|Matthew Henry's Concise Commentary|
6:1-7 Those are looked upon as doing well for themselves, who do well for their bodies; but we are here told what their ease is, and what their woe is. Here is a description of the pride, security, and sensuality, for which God would reckon. Careless sinners are every where in danger; but those at ease in Zion, who are stupid, vainly confident, and abusing their privileges, are in the greatest danger. Yet many fancy themselves the people of God, who are living in sin, and in conformity to the world. But the examples of others' ruin forbid us to be secure. Those who are set upon their pleasures are commonly careless of the troubles of others, but this is great offence to God. Those who placed their happiness in the pleasures of sense, and set their hearts upon them, shall be deprived of those pleasures. Those who try to put the evil day far from them, find it nearest to them.
Verses 7-11. - Here follows the announce. merit of punishment for the crimes mentioned above: the people shall go into captivity; they shall be rejected of God, and given over to utter ruin. Verse 7. - With the first. They shall have a pre-eminence indeed, being the first to go into captivity. St Jerome, "Vos qui primi estis divitiis, primi captivitatis sustinebitis jugum, secundum illud quod in Ezechiele scriptum est: 'a sanctuario meo incipite'" (Ezekiel 9:6). With the first; literally, at the head, with reference doubtless to ver. 1. The banquet (mirzakh); the screech of revellers. The word is used of the scream of mourners in Jeremiah 16:5; here of the cries and shouts of feasters at a banquet. Them that stretched themselves on couches, as ver. 4. The Septuagint, reading differently, has. "They shall depart into captivity from the dominion of princes, and the neighing of horses shall be taken away from Ephraim." From this passage of Amos St. Augustine takes occasion to show that the most untrained of the prophets possessed eloquence and literary skill ('De Doctr. Christ.,' 4:7).

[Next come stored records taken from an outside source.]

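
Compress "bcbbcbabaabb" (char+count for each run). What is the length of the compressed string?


Input: bcbbcbabaabb
Runs:
  'b' x 1 => "b1"
  'c' x 1 => "c1"
  'b' x 2 => "b2"
  'c' x 1 => "c1"
  'b' x 1 => "b1"
  'a' x 1 => "a1"
  'b' x 1 => "b1"
  'a' x 2 => "a2"
  'b' x 2 => "b2"
Compressed: "b1c1b2c1b1a1b1a2b2"
Compressed length: 18

18


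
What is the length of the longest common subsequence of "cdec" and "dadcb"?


LCS of "cdec" and "dadcb"
DP table:
           d    a    d    c    b
      0    0    0    0    0    0
  c   0    0    0    0    1    1
  d   0    1    1    1    1    1
  e   0    1    1    1    1    1
  c   0    1    1    1    2    2
LCS length = dp[4][5] = 2

2


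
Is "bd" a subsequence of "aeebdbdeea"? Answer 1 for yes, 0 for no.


Check if "bd" is a subsequence of "aeebdbdeea"
Greedy scan:
  Position 0 ('a'): no match needed
  Position 1 ('e'): no match needed
  Position 2 ('e'): no match needed
  Position 3 ('b'): matches sub[0] = 'b'
  Position 4 ('d'): matches sub[1] = 'd'
  Position 5 ('b'): no match needed
  Position 6 ('d'): no match needed
  Position 7 ('e'): no match needed
  Position 8 ('e'): no match needed
  Position 9 ('a'): no match needed
All 2 characters matched => is a subsequence

1


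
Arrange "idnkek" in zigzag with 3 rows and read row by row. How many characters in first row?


Zigzag "idnkek" into 3 rows:
Placing characters:
  'i' => row 0
  'd' => row 1
  'n' => row 2
  'k' => row 1
  'e' => row 0
  'k' => row 1
Rows:
  Row 0: "ie"
  Row 1: "dkk"
  Row 2: "n"
First row length: 2

2


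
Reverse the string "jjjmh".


Input: jjjmh
Reading characters right to left:
  Position 4: 'h'
  Position 3: 'm'
  Position 2: 'j'
  Position 1: 'j'
  Position 0: 'j'
Reversed: hmjjj

hmjjj


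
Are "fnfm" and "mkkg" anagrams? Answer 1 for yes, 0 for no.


Strings: "fnfm", "mkkg"
Sorted first:  ffmn
Sorted second: gkkm
Differ at position 0: 'f' vs 'g' => not anagrams

0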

Gill's Exposition of the Entire Bible
Therefore now shall they go captive with the first that go captive,.... That is, these men, who were the first and chief in the nation, who would not believe the day of Israel's captivity would ever come; or, however, had very distant apprehensions of it; but indulged and gratified their several senses of tasting, hearing, smelling, in a carnal way, and had no sympathy with and compassion upon their afflicted brethren; these should be the first the enemy should lay hold upon, and carry captive; as we find the royal family, the princes and nobles, the courtiers and chief tradesmen, were the first that were carried captive of the Jews, in Jeconiah's captivity, 2 Kings 24:12;
and the banquet of them that stretched themselves shall be removed; that stretched themselves upon couches, Amos 6:4; they shall have no more banquets or feasting bouts to attend to, by stretching themselves out, and lying upon couches at their ease; these shall be taken from them; and be glad of bread and water in an enemy's country, without a couch to recline upon. Some understand this of a funeral banquet, as in Jeremiah 16:5; and so the sense is, that when they die, they shall not have that honour done to their memory, as to have a funeral feast provided for those that attend their burial, as was customary. Kimchi interprets it, "the mourning of such shall draw nigh" (b); and according to his father, Joseph Kimchi, the word in the Arabic language signifies to lift up the voice, either in mourning or joy; and so may signify, that as all feasts, and the joy that attends them, should be removed, which is the sense of the Targum, instead of that, mourning should take place; or they should be deprived of the common ceremony at death of mourning men and women.
(b) "ad veniet", Munster; "appropinquabit", Mercerus; "veniet", Calvin. So R. Sol. Urbin. Ohel Moed, fol. 84. 2.
Jamieson-Fausset-Brown Bible Commentary
7. Therefore … shall they go captive with the first—As they were first among the people in rank (Am 6:1), and anointed themselves "with the chief ointments" (Am 6:6), so shall they be among the foremost in going into captivity.
banquet—literally, the "merry-making shout of revellers"; from an Arabic root, "to cry out." In the Hebrew, marzeach; here, there is an allusion to mizraqu, "bowls" (Am 6:6).
them that stretched themselves—on luxurious couches (Am 6:4).